Article ID: | iaor2013319 |
Volume: | 115 |
Issue: | 1 |
Start Page Number: | 117 |
End Page Number: | 128 |
Publication Date: | Feb 2013 |
Journal: | Agricultural Systems |
Authors: | Hermans Frans, Stuiver Marian, Beers P J, Kok Kasper |
Keywords: | innovation |
The results show that the three functions are not evenly distributed over all participants in an innovation network. For each of these three functions there is a small group of people that form a core group of knowledge creators, institutional entrepreneurs and innovation brokers. The analysis of the main paths through these projects and events shows the close interaction between the lobbying and knowledge co‐creation functions. The ability to perform more than one innovation function over a longer period of time is extremely rare, but those people who can pull this off are very important for the success of an innovation network. This paper therefore concludes that the organisers of innovation networks should take try to organise their collaboration in such a way that it becomes easier for individuals to perform multiple roles within an innovation network.
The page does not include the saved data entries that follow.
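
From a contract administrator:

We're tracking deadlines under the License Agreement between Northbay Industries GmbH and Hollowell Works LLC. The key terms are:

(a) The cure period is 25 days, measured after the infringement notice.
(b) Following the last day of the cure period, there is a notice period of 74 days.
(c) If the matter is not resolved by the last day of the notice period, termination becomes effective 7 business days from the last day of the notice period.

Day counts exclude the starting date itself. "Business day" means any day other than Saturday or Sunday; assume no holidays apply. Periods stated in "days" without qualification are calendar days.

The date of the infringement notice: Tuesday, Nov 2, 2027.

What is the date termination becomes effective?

The last day of the cure period: Nov 2, 2027 + 25 days = Nov 27, 2027.
The last day of the notice period: Nov 27, 2027 + 74 days = Feb 9, 2028.
The date termination becomes effective: 7 business days after Wednesday, Feb 9, 2028, skipping weekends — Feb 10, Feb 11, Feb 14, Feb 15, Feb 16, Feb 17, Feb 18 — lands on Friday, Feb 18, 2028.

Feb 18, 2028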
In this paper we use a network perspective to study the micro level of agricultural innovation systems and investigate the different roles and functions that collaborating actors have to perform to spread their innovation both horizontally and vertically. Based on a literature review, we distinguish between three separate network functions: (1) learning and knowledge co‐creation, (2) upscaling and institutional entrepreneurship and (3) outscaling and innovation brokerage. We investigate how these different functions have been performed in the case of the Northern Frisian Woodlands (NFWs) in the Netherlands over a period of 17years. We have constructed the two‐mode affiliation networks of the actors involved in various multidisciplinary research projects and lobbying events. We have analysed these networks using Social Network Analysis and measured the participation rates, relative degrees and the main paths through time with the Search Path Node Pairs algorithm.